Ramco-Gershenson Properties Trust
It's hard to believe it was just four months ago when the portfolio purchased the convertible preferreds of Ramco. The intent behind the purchase was to have a cash-generating security with some potential for upside and limited downside. And buying the convertibles with their higher yield offered that opportunity. They had a higher yield than the common while still offering upside via their convertible feature, allowing the holder to exchange the preferred for common stock.
In total, the purchase provided more than a 20% return in about four months. That's about $1.81 in dividends plus capital appreciation from $51.93 to $60.75 (as I write).
While the dividend still looks nice, at nearly 6% (compared to the common stock's 4.2% yield), I think the common stock -- the key driver of the convertible preferreds -- is reasonably valued now. In its latest annual guidance, the company predicted a midpoint of $1.07 per share in funds from operations (FFO), compared to $1.04 for 2012. That's modest growth for a stock trading at 15 times forward FFO.
But could there be more FFO growth on the way? The company announced a new deal recently to buy the remaining 70% in a joint venture of properties that it didn't already own. While the properties look to be higher quality and at a decent cap rate (7.4%), the financing and the constraints of Ramco's deleveraging mean that not much of the immediate value accrues to the common stock. For example, I estimate that revenue will go up 16%, while the number of common shares increases 14%. Admittedly, there's operating leverage in this type of business, but I'm not sure how much further FFO could grow.
Another source of increasing stock price would be dividend growth, but for now, I do not expect above-normal growth as the company continues working to deleverage. The recent payout increased just 3%.
So after a nice run, I'm saying goodbye to the Series D preferreds of Ramco-Gershenson.
In addition, my Special Situations portfolio is selling Annaly. I purchased two different lots back in 2011, at prices of $18.11 and $17.75, largely as a hedge against a declining or exploding economy and Congressional disability. Including dividends, those positions came out with a 7% gain and a 6% gain.
While the company continues to expand into new lines to help boost its interest rate spread, it's also adding new risk. Formerly, Annaly was exclusively focused on agency-backed securities, meaning it had no credit risk.

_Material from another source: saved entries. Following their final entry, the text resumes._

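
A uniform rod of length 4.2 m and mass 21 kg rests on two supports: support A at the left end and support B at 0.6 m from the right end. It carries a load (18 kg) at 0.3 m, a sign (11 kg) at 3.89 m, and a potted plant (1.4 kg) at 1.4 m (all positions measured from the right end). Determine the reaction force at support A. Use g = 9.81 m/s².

R_A ≈ 173 N

Sum moments about support B (its reaction then has zero moment arm).
Beam weight: 21 × 9.81 = 206 N down at 2.1 m → arm 1.5 m, τ = 206 × 1.5 = 309 N·m counterclockwise.
Load: 18 × 9.81 = 176.6 N down at 0.3 m → arm 0.3 m, τ = 176.6 × 0.3 = 52.98 N·m clockwise.
Sign: 11 × 9.81 = 107.9 N down at 3.89 m → arm 3.29 m, τ = 107.9 × 3.29 = 355 N·m counterclockwise.
Potted plant: 1.4 × 9.81 = 13.73 N down at 1.4 m → arm 0.8 m, τ = 13.73 × 0.8 = 10.98 N·m counterclockwise.
Net load moment about support B = 622 N·m counterclockwise.
Reaction R at support A is upward at 4.2 m, arm 3.6 m → moment R × 3.6 clockwise.
For rotational equilibrium, R × 3.6 = 622, so R = 173 N.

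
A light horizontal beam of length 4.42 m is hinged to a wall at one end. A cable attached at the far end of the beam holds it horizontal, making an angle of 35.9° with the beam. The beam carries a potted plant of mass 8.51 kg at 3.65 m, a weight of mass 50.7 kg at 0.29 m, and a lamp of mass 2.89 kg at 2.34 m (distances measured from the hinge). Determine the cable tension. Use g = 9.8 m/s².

T ≈ 199 N

Take moments about the hinge.
Potted plant: 8.51 × 9.8 = 83.4 N down at 3.65 m → arm 3.65 m, τ = 83.4 × 3.65 = 304.4 N·m clockwise.
Weight: 50.7 × 9.8 = 496.9 N down at 0.29 m → arm 0.29 m, τ = 496.9 × 0.29 = 144.1 N·m clockwise.
Lamp: 2.89 × 9.8 = 28.32 N down at 2.34 m → arm 2.34 m, τ = 28.32 × 2.34 = 66.27 N·m clockwise.
Total clockwise load moment = 514.8 N·m.
The cable tension T acts at 4.42 m; only its component perpendicular to the beam, T sinθ, produces torque. sin 35.9° = 0.5864.
Στ = 0 ⇒ T × 4.42 × 0.5864 = 514.8 ⇒ T = 514.8 / 2.592 = 199 N.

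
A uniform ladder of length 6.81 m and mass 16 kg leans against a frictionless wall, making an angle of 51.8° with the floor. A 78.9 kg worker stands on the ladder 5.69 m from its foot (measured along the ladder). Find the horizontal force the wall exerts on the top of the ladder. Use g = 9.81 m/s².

Choose the foot of the ladder as the axis so the floor normal and friction both act there and drop out.
Ladder weight 16×9.81 = 157 N acts at 3.405 m along the ladder; its horizontal arm is 3.405·cos51.8° = 2.106 m → τ = 330.6 N·m clockwise.
Worker: 78.9×9.81 = 774 N at 5.69 m → arm 3.519 m → τ = 2724 N·m clockwise.
Wall normal N acts horizontally at the top; its moment arm is the height L sinθ = 6.81·sin51.8° = 5.352 m, counterclockwise.
Setting net torque to zero: N × 5.352 = 3055 → N = 571 N.

N_wall ≈ 571 N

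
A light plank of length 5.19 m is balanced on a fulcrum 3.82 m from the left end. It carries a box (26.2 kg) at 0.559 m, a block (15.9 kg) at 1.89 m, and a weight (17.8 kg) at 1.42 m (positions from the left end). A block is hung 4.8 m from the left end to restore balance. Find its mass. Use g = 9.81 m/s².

m ≈ 162 kg

Take moments about the fulcrum (at 3.82 m from the left end).
Box: 26.2 × 9.81 = 257 N down at 0.559 m → arm 3.261 m, τ = 257 × 3.261 = 838.1 N·m counterclockwise.
Block: 15.9 × 9.81 = 156 N down at 1.89 m → arm 1.93 m, τ = 156 × 1.93 = 301.1 N·m counterclockwise.
Weight: 17.8 × 9.81 = 174.6 N down at 1.42 m → arm 2.4 m, τ = 174.6 × 2.4 = 419 N·m counterclockwise.
Net moment of known loads = 1558 N·m counterclockwise.
An unknown mass m at 4.8 m has arm 0.98 m; its moment is m·g·0.98 clockwise.
Setting net torque to zero: m × 9.81 × 0.98 = 1558 → m = 1558 / (9.81 × 0.98) = 162 kg.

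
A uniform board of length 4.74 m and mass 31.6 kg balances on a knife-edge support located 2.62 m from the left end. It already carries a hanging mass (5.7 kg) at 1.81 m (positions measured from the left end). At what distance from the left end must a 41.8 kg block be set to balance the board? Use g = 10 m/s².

Taking torques about the knife-edge support (at 2.62 m from the left end):
Beam weight: 31.6 × 10 = 316 N down at 2.37 m → arm 0.25 m, τ = 316 × 0.25 = 79 N·m counterclockwise.
Hanging mass: 5.7 × 10 = 57 N down at 1.81 m → arm 0.81 m, τ = 57 × 0.81 = 46.17 N·m counterclockwise.
Net moment of existing loads = 125.2 N·m counterclockwise.
The block weighs 41.8 × 10 = 418 N and must supply an equal clockwise moment, so its lever arm about the knife-edge support is 125.2 / 418 = 0.3 m.
That puts it at 2.62 + 0.3 = 2.92 m from the left end.

x ≈ 2.92 m from the left end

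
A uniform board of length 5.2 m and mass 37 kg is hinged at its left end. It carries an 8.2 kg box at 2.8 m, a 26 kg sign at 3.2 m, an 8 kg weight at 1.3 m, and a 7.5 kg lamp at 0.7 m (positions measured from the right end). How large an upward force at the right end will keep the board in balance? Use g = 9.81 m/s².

Sum moments about the left end (the unknown pivot reaction has zero arm there).
Beam weight: 37 × 9.81 = 363 N down at 2.6 m → arm 2.6 m, τ = 363 × 2.6 = 943.8 N·m clockwise.
Box: 8.2 × 9.81 = 80.44 N down at 2.8 m → arm 2.4 m, τ = 80.44 × 2.4 = 193.1 N·m clockwise.
Sign: 26 × 9.81 = 255.1 N down at 3.2 m → arm 2 m, τ = 255.1 × 2 = 510.2 N·m clockwise.
Weight: 8 × 9.81 = 78.48 N down at 1.3 m → arm 3.9 m, τ = 78.48 × 3.9 = 306.1 N·m clockwise.
Lamp: 7.5 × 9.81 = 73.58 N down at 0.7 m → arm 4.5 m, τ = 73.58 × 4.5 = 331.1 N·m clockwise.
Net moment of the loads = 2284 N·m clockwise.
The upward force F acts at the right end, arm 5.2 m, giving F × 5.2 counterclockwise.
Balancing moments: F × 5.2 = 2284, giving F = 2284 / 5.2 = 439 N.

F ≈ 439 N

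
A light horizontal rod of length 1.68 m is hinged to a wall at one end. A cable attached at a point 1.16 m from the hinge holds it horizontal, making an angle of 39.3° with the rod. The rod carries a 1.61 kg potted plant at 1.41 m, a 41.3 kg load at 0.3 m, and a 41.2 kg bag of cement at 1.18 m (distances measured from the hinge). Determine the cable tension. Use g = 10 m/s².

About the hinge:
Potted plant: 1.61 × 10 = 16.1 N down at 1.41 m → arm 1.41 m, τ = 16.1 × 1.41 = 22.7 N·m clockwise.
Load: 41.3 × 10 = 413 N down at 0.3 m → arm 0.3 m, τ = 413 × 0.3 = 123.9 N·m clockwise.
Bag of cement: 41.2 × 10 = 412 N down at 1.18 m → arm 1.18 m, τ = 412 × 1.18 = 486.2 N·m clockwise.
Total clockwise load moment = 632.8 N·m.
The cable tension T acts at 1.16 m; only its component perpendicular to the rod, T sinθ, produces torque. sin 39.3° = 0.6334.
Balancing moments: T × 1.16 × 0.6334 = 632.8, giving T = 632.8 / 0.7347 = 861 N.

T ≈ 861 N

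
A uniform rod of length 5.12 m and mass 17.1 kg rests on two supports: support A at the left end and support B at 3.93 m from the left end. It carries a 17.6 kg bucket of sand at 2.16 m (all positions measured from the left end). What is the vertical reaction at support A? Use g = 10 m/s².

R_A ≈ 139 N

Take moments about support B.
Beam weight: 17.1 × 10 = 171 N down at 2.56 m → arm 1.37 m, τ = 171 × 1.37 = 234.3 N·m counterclockwise.
Bucket of sand: 17.6 × 10 = 176 N down at 2.16 m → arm 1.77 m, τ = 176 × 1.77 = 311.5 N·m counterclockwise.
Net load moment about support B = 545.8 N·m counterclockwise.
Reaction R at support A is upward at 0 m, arm 3.93 m → moment R × 3.93 clockwise.
For rotational equilibrium, R × 3.93 = 545.8, so R = 139 N.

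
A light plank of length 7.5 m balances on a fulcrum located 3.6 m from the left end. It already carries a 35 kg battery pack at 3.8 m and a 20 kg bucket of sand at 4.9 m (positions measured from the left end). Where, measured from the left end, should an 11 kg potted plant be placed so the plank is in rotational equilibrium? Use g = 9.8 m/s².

x ≈ 0.6 m from the left end

Taking torques about the fulcrum (at 3.6 m from the left end):
Battery pack: 35 × 9.8 = 343 N down at 3.8 m → arm 0.2 m, τ = 343 × 0.2 = 68.6 N·m clockwise.
Bucket of sand: 20 × 9.8 = 196 N down at 4.9 m → arm 1.3 m, τ = 196 × 1.3 = 254.8 N·m clockwise.
Net moment of existing loads = 323.4 N·m clockwise.
The potted plant weighs 11 × 9.8 = 107.8 N and must supply an equal counterclockwise moment, so its lever arm about the fulcrum is 323.4 / 107.8 = 3 m.
That puts it at 3.6 − 3 = 0.6 m from the left end.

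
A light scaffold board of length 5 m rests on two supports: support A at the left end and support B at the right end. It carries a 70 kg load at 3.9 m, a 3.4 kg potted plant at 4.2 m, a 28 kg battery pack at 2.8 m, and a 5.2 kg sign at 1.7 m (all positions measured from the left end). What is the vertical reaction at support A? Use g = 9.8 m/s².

R_A ≈ 311 N

About support B:
Load: 70 × 9.8 = 686 N down at 3.9 m → arm 1.1 m, τ = 686 × 1.1 = 754.6 N·m counterclockwise.
Potted plant: 3.4 × 9.8 = 33.32 N down at 4.2 m → arm 0.8 m, τ = 33.32 × 0.8 = 26.66 N·m counterclockwise.
Battery pack: 28 × 9.8 = 274.4 N down at 2.8 m → arm 2.2 m, τ = 274.4 × 2.2 = 603.7 N·m counterclockwise.
Sign: 5.2 × 9.8 = 50.96 N down at 1.7 m → arm 3.3 m, τ = 50.96 × 3.3 = 168.2 N·m counterclockwise.
Net load moment about support B = 1553 N·m counterclockwise.
Reaction R at support A is upward at 0 m, arm 5 m → moment R × 5 clockwise.
Balancing moments: R × 5 = 1553, giving R = 311 N.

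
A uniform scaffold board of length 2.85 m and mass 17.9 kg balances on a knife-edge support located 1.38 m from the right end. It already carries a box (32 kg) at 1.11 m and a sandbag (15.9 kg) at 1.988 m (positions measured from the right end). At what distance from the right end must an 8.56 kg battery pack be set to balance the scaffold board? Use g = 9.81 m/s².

About the knife-edge support (at 1.38 m from the right end):
Beam weight: 17.9 × 9.81 = 175.6 N down at 1.425 m → arm 0.045 m, τ = 175.6 × 0.045 = 7.902 N·m counterclockwise.
Box: 32 × 9.81 = 313.9 N down at 1.11 m → arm 0.27 m, τ = 313.9 × 0.27 = 84.75 N·m clockwise.
Sandbag: 15.9 × 9.81 = 156 N down at 1.988 m → arm 0.608 m, τ = 156 × 0.608 = 94.85 N·m counterclockwise.
Net moment of existing loads = 18 N·m counterclockwise.
The battery pack weighs 8.56 × 9.81 = 83.97 N and must supply an equal clockwise moment, so its lever arm about the knife-edge support is 18 / 83.97 = 0.214 m.
That puts it at 1.38 − 0.214 = 1.17 m from the right end.

x ≈ 1.17 m from the right end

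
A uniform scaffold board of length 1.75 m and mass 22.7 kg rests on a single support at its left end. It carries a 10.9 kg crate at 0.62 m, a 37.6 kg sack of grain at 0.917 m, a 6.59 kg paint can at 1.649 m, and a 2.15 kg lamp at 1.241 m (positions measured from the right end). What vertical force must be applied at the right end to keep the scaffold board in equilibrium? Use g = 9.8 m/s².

F ≈ 365 N

Take moments about the left end.
Beam weight: 22.7 × 9.8 = 222.5 N down at 0.875 m → arm 0.875 m, τ = 222.5 × 0.875 = 194.7 N·m clockwise.
Crate: 10.9 × 9.8 = 106.8 N down at 0.62 m → arm 1.13 m, τ = 106.8 × 1.13 = 120.7 N·m clockwise.
Sack of grain: 37.6 × 9.8 = 368.5 N down at 0.917 m → arm 0.833 m, τ = 368.5 × 0.833 = 307 N·m clockwise.
Paint can: 6.59 × 9.8 = 64.58 N down at 1.649 m → arm 0.101 m, τ = 64.58 × 0.101 = 6.523 N·m clockwise.
Lamp: 2.15 × 9.8 = 21.07 N down at 1.241 m → arm 0.509 m, τ = 21.07 × 0.509 = 10.72 N·m clockwise.
Net moment of the loads = 639.6 N·m clockwise.
The upward force F acts at the right end, arm 1.75 m, giving F × 1.75 counterclockwise.
For rotational equilibrium, F × 1.75 = 639.6, so F = 639.6 / 1.75 = 365 N.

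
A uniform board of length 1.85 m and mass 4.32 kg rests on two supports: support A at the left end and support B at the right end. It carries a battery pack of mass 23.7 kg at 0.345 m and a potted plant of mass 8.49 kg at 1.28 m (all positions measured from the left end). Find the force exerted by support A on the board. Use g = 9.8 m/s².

Taking torques about support B:
Beam weight: 4.32 × 9.8 = 42.34 N down at 0.925 m → arm 0.925 m, τ = 42.34 × 0.925 = 39.16 N·m counterclockwise.
Battery pack: 23.7 × 9.8 = 232.3 N down at 0.345 m → arm 1.505 m, τ = 232.3 × 1.505 = 349.6 N·m counterclockwise.
Potted plant: 8.49 × 9.8 = 83.2 N down at 1.28 m → arm 0.57 m, τ = 83.2 × 0.57 = 47.42 N·m counterclockwise.
Net load moment about support B = 436.2 N·m counterclockwise.
Reaction R at support A is upward at 0 m, arm 1.85 m → moment R × 1.85 clockwise.
Setting net torque to zero: R × 1.85 = 436.2 → R = 236 N.

R_A ≈ 236 N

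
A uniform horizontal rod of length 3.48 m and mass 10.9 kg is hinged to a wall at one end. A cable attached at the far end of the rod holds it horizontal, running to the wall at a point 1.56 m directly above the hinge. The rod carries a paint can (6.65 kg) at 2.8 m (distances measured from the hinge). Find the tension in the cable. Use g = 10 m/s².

T ≈ 264 N

Choose the hinge as the axis so the unknown hinge reaction has zero arm there.
Beam weight: 10.9 × 10 = 109 N down at 1.74 m → arm 1.74 m, τ = 109 × 1.74 = 189.7 N·m clockwise.
Paint can: 6.65 × 10 = 66.5 N down at 2.8 m → arm 2.8 m, τ = 66.5 × 2.8 = 186.2 N·m clockwise.
Total clockwise load moment = 375.9 N·m.
The cable tension T acts at 3.48 m; only its component perpendicular to the rod, T sinθ, produces torque. sinθ = h/√(h²+d²) = 1.56/√(1.56²+3.48²) = 0.4091.
Balancing moments: T × 3.48 × 0.4091 = 375.9, giving T = 375.9 / 1.424 = 264 N.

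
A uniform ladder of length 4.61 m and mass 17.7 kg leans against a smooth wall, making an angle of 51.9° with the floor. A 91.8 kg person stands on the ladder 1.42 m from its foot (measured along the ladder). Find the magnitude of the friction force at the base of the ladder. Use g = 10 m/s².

f ≈ 291 N

Sum moments about the foot of the ladder (the floor normal and friction both act there and drop out).
Ladder weight 17.7×10 = 177 N acts at 2.305 m along the ladder; its horizontal arm is 2.305·cos51.9° = 1.422 m → τ = 251.7 N·m clockwise.
Person: 91.8×10 = 918 N at 1.42 m → arm 0.8762 m → τ = 804.4 N·m clockwise.
Wall normal N acts horizontally at the top; its moment arm is the height L sinθ = 4.61·sin51.9° = 3.628 m, counterclockwise.
Στ = 0 ⇒ N × 3.628 = 1056 ⇒ N = 291 N.
ΣFx = 0: friction at the foot balances the wall's push, so f = N_wall = 291 N.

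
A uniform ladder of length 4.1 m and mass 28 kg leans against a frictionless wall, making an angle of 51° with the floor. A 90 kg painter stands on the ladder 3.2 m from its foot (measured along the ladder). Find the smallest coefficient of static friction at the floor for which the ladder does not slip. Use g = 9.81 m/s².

Choose the foot of the ladder as the axis so the floor normal and friction both act there and drop out.
Ladder weight 28×9.81 = 274.7 N acts at 2.05 m along the ladder; its horizontal arm is 2.05·cos51° = 1.29 m → τ = 354.4 N·m clockwise.
Painter: 90×9.81 = 882.9 N at 3.2 m → arm 2.014 m → τ = 1778 N·m clockwise.
Wall normal N acts horizontally at the top; its moment arm is the height L sinθ = 4.1·sin51° = 3.186 m, counterclockwise.
Balancing moments: N × 3.186 = 2132, giving N = 669.2 N.
ΣFx = 0 ⇒ f = N_wall = 669.2 N. ΣFy = 0 ⇒ N_floor = 1158 N.
μ_min = f / N_floor = 669.2 / 1158 = 0.578.

μ_min ≈ 0.578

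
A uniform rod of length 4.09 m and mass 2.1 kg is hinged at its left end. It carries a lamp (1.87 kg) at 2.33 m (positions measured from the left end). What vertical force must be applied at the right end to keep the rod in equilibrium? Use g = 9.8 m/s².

Sum moments about the left end (the unknown pivot reaction has zero arm there).
Beam weight: 2.1 × 9.8 = 20.58 N down at 2.045 m → arm 2.045 m, τ = 20.58 × 2.045 = 42.09 N·m clockwise.
Lamp: 1.87 × 9.8 = 18.33 N down at 2.33 m → arm 2.33 m, τ = 18.33 × 2.33 = 42.71 N·m clockwise.
Net moment of the loads = 84.8 N·m clockwise.
The upward force F acts at the right end, arm 4.09 m, giving F × 4.09 counterclockwise.
Setting net torque to zero: F × 4.09 = 84.8 → F = 84.8 / 4.09 = 20.7 N.

F ≈ 20.7 N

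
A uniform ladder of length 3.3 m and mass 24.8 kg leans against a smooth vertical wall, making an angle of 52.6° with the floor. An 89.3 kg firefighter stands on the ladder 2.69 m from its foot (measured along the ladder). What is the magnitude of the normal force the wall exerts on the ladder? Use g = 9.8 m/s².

Sum moments about the foot of the ladder (the floor normal and friction both act there and drop out).
Ladder weight 24.8×9.8 = 243 N acts at 1.65 m along the ladder; its horizontal arm is 1.65·cos52.6° = 1.002 m → τ = 243.5 N·m clockwise.
Firefighter: 89.3×9.8 = 875.1 N at 2.69 m → arm 1.634 m → τ = 1430 N·m clockwise.
Wall normal N acts horizontally at the top; its moment arm is the height L sinθ = 3.3·sin52.6° = 2.622 m, counterclockwise.
For rotational equilibrium, N × 2.622 = 1674, so N = 638 N.

N_wall ≈ 638 N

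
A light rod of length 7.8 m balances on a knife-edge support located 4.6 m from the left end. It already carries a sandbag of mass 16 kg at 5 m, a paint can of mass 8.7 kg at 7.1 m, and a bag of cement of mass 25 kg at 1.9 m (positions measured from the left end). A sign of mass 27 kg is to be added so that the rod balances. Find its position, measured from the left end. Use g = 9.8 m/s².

x ≈ 6.06 m from the left end

Take moments about the knife-edge support (at 4.6 m from the left end).
Sandbag: 16 × 9.8 = 156.8 N down at 5 m → arm 0.4 m, τ = 156.8 × 0.4 = 62.72 N·m clockwise.
Paint can: 8.7 × 9.8 = 85.26 N down at 7.1 m → arm 2.5 m, τ = 85.26 × 2.5 = 213.2 N·m clockwise.
Bag of cement: 25 × 9.8 = 245 N down at 1.9 m → arm 2.7 m, τ = 245 × 2.7 = 661.5 N·m counterclockwise.
Net moment of existing loads = 385.6 N·m counterclockwise.
The sign weighs 27 × 9.8 = 264.6 N and must supply an equal clockwise moment, so its lever arm about the knife-edge support is 385.6 / 264.6 = 1.46 m.
That puts it at 4.6 + 1.46 = 6.06 m from the left end.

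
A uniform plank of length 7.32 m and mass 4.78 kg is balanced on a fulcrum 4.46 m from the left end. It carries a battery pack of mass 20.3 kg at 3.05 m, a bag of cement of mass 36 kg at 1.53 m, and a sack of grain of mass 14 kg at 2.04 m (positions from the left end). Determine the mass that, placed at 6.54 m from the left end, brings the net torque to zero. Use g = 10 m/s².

m ≈ 82.6 kg

Taking torques about the fulcrum (at 4.46 m from the left end):
Beam weight: 4.78 × 10 = 47.8 N down at 3.66 m → arm 0.8 m, τ = 47.8 × 0.8 = 38.24 N·m counterclockwise.
Battery pack: 20.3 × 10 = 203 N down at 3.05 m → arm 1.41 m, τ = 203 × 1.41 = 286.2 N·m counterclockwise.
Bag of cement: 36 × 10 = 360 N down at 1.53 m → arm 2.93 m, τ = 360 × 2.93 = 1055 N·m counterclockwise.
Sack of grain: 14 × 10 = 140 N down at 2.04 m → arm 2.42 m, τ = 140 × 2.42 = 338.8 N·m counterclockwise.
Net moment of known loads = 1718 N·m counterclockwise.
An unknown mass m at 6.54 m has arm 2.08 m; its moment is m·g·2.08 clockwise.
Setting net torque to zero: m × 10 × 2.08 = 1718 → m = 1718 / (10 × 2.08) = 82.6 kg.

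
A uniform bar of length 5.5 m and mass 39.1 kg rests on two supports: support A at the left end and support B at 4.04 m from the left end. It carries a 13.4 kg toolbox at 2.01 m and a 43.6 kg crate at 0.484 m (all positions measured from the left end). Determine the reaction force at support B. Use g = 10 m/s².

R_B ≈ 385 N

Taking torques about support A:
Beam weight: 39.1 × 10 = 391 N down at 2.75 m → arm 2.75 m, τ = 391 × 2.75 = 1075 N·m clockwise.
Toolbox: 13.4 × 10 = 134 N down at 2.01 m → arm 2.01 m, τ = 134 × 2.01 = 269.3 N·m clockwise.
Crate: 43.6 × 10 = 436 N down at 0.484 m → arm 0.484 m, τ = 436 × 0.484 = 211 N·m clockwise.
Net load moment about support A = 1555 N·m clockwise.
Reaction R at support B is upward at 4.04 m, arm 4.04 m → moment R × 4.04 counterclockwise.
For rotational equilibrium, R × 4.04 = 1555, so R = 385 N.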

Now, its future plans include assuming new risks in exchange for greater reward.
Annaly's dividend has declined markedly in recent quarters, and book value dropped quickly in the most recent quarter, down 4.5%. With book value now at $15.85 per share and the stock hovering just below that, at $15.62, I think it's time to sell.
So, my Special Situations portfolio will make these two sales as soon as practicable.